3. Yang K, Wang C, Sun T. The roles of intracellular chaperone proteins, sigma receptors, in Parkinson’s disease (PD) and major depressive disorder (MDD). Front Pharmacol. 2019;10:528.

4. Ren P, Wang J, Li N, et al. Sigma-1 receptors in depression: mechanism and therapeutic development. Front Pharmacol. 2022;13:925879.

5. Nguyen L, Lucke-Wold BP, Mookerjee SA, et al. Role of sigma-1 receptors in neurodegenerative diseases. J Pharmacol Sci. 2015;127(1):17-29.

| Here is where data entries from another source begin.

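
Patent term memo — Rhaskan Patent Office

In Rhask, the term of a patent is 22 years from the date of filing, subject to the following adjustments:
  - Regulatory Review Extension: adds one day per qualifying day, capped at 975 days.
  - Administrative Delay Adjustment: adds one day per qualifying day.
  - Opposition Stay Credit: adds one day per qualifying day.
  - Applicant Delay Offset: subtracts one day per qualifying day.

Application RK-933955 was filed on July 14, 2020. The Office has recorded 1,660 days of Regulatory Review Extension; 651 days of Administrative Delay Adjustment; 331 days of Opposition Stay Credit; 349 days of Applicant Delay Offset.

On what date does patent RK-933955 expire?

Base term: filing date + 22 years → 14 July 2042.
Regulatory Review Extension: 1660 days claimed exceeds the 975-day cap, so +975 days → 15 March 2045.
Administrative Delay Adjustment: +651 days → 26 December 2046.
Opposition Stay Credit: +331 days → 22 November 2047.
Applicant Delay Offset: −349 days → 8 December 2046.

December 8, 2046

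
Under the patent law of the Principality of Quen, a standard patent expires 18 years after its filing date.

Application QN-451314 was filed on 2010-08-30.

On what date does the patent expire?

August 30, 2028

Filing date + 18 years → 30 August 2028.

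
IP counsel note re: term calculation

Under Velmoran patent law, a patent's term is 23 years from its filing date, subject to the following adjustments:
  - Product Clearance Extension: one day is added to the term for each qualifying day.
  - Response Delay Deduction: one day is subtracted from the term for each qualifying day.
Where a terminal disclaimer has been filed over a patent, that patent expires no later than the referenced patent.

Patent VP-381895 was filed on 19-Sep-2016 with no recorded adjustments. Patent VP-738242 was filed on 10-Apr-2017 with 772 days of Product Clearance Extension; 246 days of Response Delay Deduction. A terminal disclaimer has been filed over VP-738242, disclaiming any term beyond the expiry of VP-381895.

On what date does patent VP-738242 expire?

Natural term of VP-738242:
  Base: filing + 23 years → 10 April 2040.
  Product Clearance Extension: +772 days → 22 May 2042.
  Response Delay Deduction: −246 days → 18 September 2041.
Expiry of referenced patent VP-381895:
  Base: filing + 23 years → 19 September 2039.
Terminal disclaimer: VP-738242 expires on the earlier of 18 September 2041 and 19 September 2039.

2039-09-19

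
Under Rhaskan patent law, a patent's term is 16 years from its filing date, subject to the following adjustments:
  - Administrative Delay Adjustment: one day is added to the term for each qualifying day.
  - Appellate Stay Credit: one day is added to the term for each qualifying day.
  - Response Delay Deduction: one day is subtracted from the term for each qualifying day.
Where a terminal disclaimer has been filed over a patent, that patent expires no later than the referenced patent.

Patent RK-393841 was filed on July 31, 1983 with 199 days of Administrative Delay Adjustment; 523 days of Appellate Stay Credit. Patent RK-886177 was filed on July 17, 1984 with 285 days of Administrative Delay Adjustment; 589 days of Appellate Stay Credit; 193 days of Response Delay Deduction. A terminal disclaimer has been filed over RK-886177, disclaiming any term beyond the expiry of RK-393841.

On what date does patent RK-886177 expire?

July 22, 2001

Natural term of RK-886177:
  Base: filing + 16 years → 17 July 2000.
  Administrative Delay Adjustment: +285 days → 28 April 2001.
  Appellate Stay Credit: +589 days → 8 December 2002.
  Response Delay Deduction: −193 days → 29 May 2002.
Expiry of referenced patent RK-393841:
  Base: filing + 16 years → 31 July 1999.
  Administrative Delay Adjustment: +199 days → 15 February 2000.
  Appellate Stay Credit: +523 days → 22 July 2001.
Terminal disclaimer: RK-886177 expires on the earlier of 29 May 2002 and 22 July 2001.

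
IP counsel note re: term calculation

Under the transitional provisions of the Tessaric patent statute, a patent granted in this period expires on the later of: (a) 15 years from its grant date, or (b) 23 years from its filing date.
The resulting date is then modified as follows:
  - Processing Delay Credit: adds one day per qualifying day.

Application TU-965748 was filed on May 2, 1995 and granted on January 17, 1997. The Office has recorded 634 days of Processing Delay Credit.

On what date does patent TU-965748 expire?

(a) grant + 15 years → 17 January 2012.
(b) filing + 23 years → 2 May 2018.
Later of the two: 2 May 2018.
Processing Delay Credit: +634 days → 26 January 2020.

2020-01-26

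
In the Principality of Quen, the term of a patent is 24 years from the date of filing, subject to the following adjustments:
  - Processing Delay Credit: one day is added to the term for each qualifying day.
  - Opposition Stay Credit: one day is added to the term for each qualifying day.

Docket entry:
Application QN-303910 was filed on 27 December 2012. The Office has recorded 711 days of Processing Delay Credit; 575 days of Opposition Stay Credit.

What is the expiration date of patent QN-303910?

July 5, 2040

Base term: filing date + 24 years → 27 December 2036.
Processing Delay Credit: +711 days → 8 December 2038.
Opposition Stay Credit: +575 days → 5 July 2040.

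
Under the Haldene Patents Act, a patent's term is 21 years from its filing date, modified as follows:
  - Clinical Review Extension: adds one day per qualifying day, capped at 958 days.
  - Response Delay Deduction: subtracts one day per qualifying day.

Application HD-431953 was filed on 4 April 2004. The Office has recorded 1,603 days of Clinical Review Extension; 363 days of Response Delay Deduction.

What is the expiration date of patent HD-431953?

November 20, 2026

Base term: filing date + 21 years → 4 April 2025.
Clinical Review Extension: 1603 days claimed exceeds the 958-day cap, so +958 days → 18 November 2027.
Response Delay Deduction: −363 days → 20 November 2026.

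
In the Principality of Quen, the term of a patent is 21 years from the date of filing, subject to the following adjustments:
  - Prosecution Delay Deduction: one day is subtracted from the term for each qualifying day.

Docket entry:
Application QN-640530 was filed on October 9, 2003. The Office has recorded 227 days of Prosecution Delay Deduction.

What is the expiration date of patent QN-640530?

Base term: filing date + 21 years → 9 October 2024.
Prosecution Delay Deduction: −227 days → 25 February 2024.

2024-02-25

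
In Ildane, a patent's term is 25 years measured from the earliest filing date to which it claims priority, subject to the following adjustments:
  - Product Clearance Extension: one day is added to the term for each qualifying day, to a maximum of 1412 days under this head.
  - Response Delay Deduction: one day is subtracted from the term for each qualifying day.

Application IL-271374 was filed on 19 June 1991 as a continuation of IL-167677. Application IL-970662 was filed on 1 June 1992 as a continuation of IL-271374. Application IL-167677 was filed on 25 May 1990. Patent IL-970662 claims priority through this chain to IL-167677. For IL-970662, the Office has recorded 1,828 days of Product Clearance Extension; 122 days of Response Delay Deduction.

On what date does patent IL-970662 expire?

December 5, 2018

Earliest priority filing: 25 May 1990.
Base term: 25 May 1990 + 25 years → 25 May 2015.
Product Clearance Extension: 1828 days claimed exceeds the 1412-day cap, so +1412 days → 6 April 2019.
Response Delay Deduction: −122 days → 5 December 2018.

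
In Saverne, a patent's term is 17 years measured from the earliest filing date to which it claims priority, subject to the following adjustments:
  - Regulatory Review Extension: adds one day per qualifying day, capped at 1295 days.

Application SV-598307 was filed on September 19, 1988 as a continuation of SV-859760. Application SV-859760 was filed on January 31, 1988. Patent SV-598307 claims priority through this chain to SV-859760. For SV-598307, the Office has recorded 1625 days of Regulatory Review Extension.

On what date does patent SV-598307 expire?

Earliest priority filing: 31 January 1988.
Base term: 31 January 1988 + 17 years → 31 January 2005.
Regulatory Review Extension: 1625 days claimed exceeds the 1295-day cap, so +1295 days → 18 August 2008.

2008-08-18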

6. Narita N, Hashimoto K, Tomitaka S, Minabe Y. Interactions of selective serotonin reuptake inhibitors with subtypes of sigma receptors in rat brain. Eur J Pharmacol. 1996;307(1):117-119.

7. Hashimoto Y, Suzuki T, Hashimoto K. Old drug fluvoxamine, new hope for COVID-19. Eur Arch Psychiatry Clin Neurosci. 2022;272(1):161-163.

8. Xiao N, Yin L, Teopiz KM, et al. The sigma-1 receptor: a mechanistically-informed therapeutic target for antidepressants. Expert Opin Ther Targets. 2025;29(6):345-359.